The oil painting titled ‘Venus at the Mirror’ (1615) by Peter Paul Rubens shows the Roman goddess Venus with her traditionally blond hair, but in the usual style of Rubens paintings showing her as a fat, rounded, but ideal figure. She is sitting with her back facing the viewer and her face only partially visible, but her face in all its glory can be viewed on the mirror held for her by her son, Cupid. The other notable human figure in the picture is that of a black servant or maid, painted in a style reminiscent of African black women slaves usually shown in harems by artists of Orientalism.
Though not human, the mirror in this painting plays the role of a central character. There are many paintings that depict the subjects looking at mirrors and appreciating their beauty, as can be seen in other paintings of even Venus. While, the purpose of the mirror is to look at her own face, in this painting, the mirror is used to reflect the facial image of Venus to the viewer. As you can see, she is looking straight at you, and not at herself. Also, it is rather impossible for Cupid to hold the mirror for Venus at the angle and elevation so as to make such view possible. Logically, it is ridiculous, but very common in art, photography, and even in movies and we have become ‘psychologically’ used to it.

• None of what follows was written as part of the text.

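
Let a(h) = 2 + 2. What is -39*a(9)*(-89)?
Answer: 13884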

Also, it is not that the artist is unaware of it. But the mirror is knowingly placed that way to create what has become known as the ‘Venus Effect’, and it refers not only to Venus or other women but the effect is applicable to all, to all situations in which such an effect is consciously or unconsciously created.
The Venus Effect, a psychological perception, can be observed in paintings such as Diego Velázquez’s Rokeby Venus, Titian’s Venus with a mirror, and many other works of other artists. Viewers of such paintings assume that Venus is admiring her own reflection in the mirror. However, since the viewer sees her face in the mirror, Venus is actually looking at the reflection of the painter, viewer or whoever is looking at her mirror image.
In Titian’s ‘Venus with a mirror (1555) the goddess is looking at a mirror held for her by Cupid, and the reflection of her face is very clear and sharp, and it focuses on you, not at her. In the Rokeby Venus (1647-1651) by Diego Velázquez, Venus gazes into a mirror held by Cupid, and outward at the viewer. But her image is blurred and reveals only a vague reflection of her facial features, and the image of the head is much larger than the actual size, whereas it should have been smaller than the actual size.